Gangl’s been smart about who he’s picked to help him get the show to where it is now, though, enlisting Fringe celebrity Chris Gibbs to direct the show, as well as theatre producer Derrick Chua. “The more we’ve worked on the show, the more I’ve realized the truth of the story is much better than any embellishments—and I credit Chris for that,” says Gangl. “I’d say, ‘Is this too humiliating? Will the audience just be squirming in their seats?’ And he’d say, ‘No, no, we can make that so much more humiliating.'”

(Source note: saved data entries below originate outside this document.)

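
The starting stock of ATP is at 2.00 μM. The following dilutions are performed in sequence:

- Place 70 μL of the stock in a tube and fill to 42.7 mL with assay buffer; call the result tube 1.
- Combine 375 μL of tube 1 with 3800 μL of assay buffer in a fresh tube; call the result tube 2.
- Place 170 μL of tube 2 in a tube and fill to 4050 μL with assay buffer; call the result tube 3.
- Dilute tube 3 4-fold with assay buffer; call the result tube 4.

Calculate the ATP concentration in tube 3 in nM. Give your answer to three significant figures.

Step 1: 70 μL brought to 42.7 mL → factor 42700/70 = 610
Step 2: 375 μL + 3800 μL = 4175 μL total → factor 4175/375 = 11.133
Step 3: 170 μL brought to 4050 μL → factor 4050/170 = 23.824
Dilution factor through tube 3 = 610 × 11.133 × 23.824 = 1.6179 × 10^5
[tube 3] = 2.00 μM / 1.6179 × 10^5 = 1.236 × 10^-5 μM = 0.0124 nM

0.0124 nM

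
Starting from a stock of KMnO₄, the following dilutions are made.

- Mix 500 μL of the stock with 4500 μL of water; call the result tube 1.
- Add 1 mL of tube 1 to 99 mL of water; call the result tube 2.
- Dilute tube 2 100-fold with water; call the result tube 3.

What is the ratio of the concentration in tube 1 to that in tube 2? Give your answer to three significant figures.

Step 1: 500 μL + 4500 μL = 5000 μL total → factor 5000/500 = 10
Step 2: 1 mL + 99 mL = 100 mL total → factor 100/1 = 100
Dilution factor to tube 1 = 10; to tube 2 = 1000
[tube 1]/[tube 2] = (factor to tube 2)/(factor to tube 1) = 1000/10 = 100

100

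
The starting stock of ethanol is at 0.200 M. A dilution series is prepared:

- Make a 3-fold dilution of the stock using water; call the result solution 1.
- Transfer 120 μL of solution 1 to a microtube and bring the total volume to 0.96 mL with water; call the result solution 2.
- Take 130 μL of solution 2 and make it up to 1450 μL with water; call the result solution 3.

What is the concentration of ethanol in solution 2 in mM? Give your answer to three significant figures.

8.33 mM

Step 1: 3-fold → factor 3
Step 2: 120 μL brought to 0.96 mL → factor 960/120 = 8
Dilution factor through solution 2 = 3 × 8 = 24
[solution 2] = 0.200 M / 24 = 0.008333 M = 8.33 mM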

Gibbs, reclining on a couch across the room, chuckles at that. A consummate storyteller himself and a veteran of Canadian Fringe tours, he was initially reluctant to agree to officially direct Gangl—out of modesty. “I’d asked him three or four times to direct,” recalls Gangl, who’s been doing improv with Gibbs for years in Toronto (and as a frequent guest on The Carnegie Hall Show), “and I finally asked him point-blank: ‘Can I put your name on the poster as a director?’ And he said, ‘Well, if I thought it would help you… actually, for Fringe, it could help you…’ and that’s how I hooked him.”

Gangl’s involvement with Chua came after Fringe had wrapped and the prolific theatregoer had seen Gangl’s show. “I’d had a couple of offers from people to produce it, but they all felt similar to what I’d done at Fringe—short-run offers. So I said, ‘Fuck it, I’m going to do it myself.’ I had lunch with Derrick, to ask him, ‘If you were producing the show, what would you do?’ Just for advice—and then he says, ‘Y’know, I think I would like to produce it.’ And I said, ‘Great!'”

For Gangl, the full run is a coming-out of sorts into the theatre scene. “I’ve always thought of myself as an actor,” he says, and in truth, it’s a central theme of the show—his desire to be taken seriously as an actor. Despite writing and producing Dreadwood, an improvised take on the HBO series (a production a cut above most improv spoofs), like many improv performers he’s been somewhat unknown as a dramatic actor. That will hopefully change with this show; while it may be very funny, he gives a great performance—some of it in verse. “Yeah, it’s almost like a musical—when the emotions get too strong, I break into poetry,” says Gangl. “Ninety per cent of the poetry in the journal that served as the basis for the show was just garbage, but 10 per cent was alright. That said, we’re trying something different for this run; we’ve put in one of the garbage poems to illustrate how batshit crazy I was at the time. So… come for the garbage poetry!”

As for the future of Sex, Religion, and Other Hang-Ups after this run, Gangl has plans: “I have a TV pitch. It’ll be like Being Erica for men—more sex and violence, but with the same amount of heart,” he jokes with a straight face.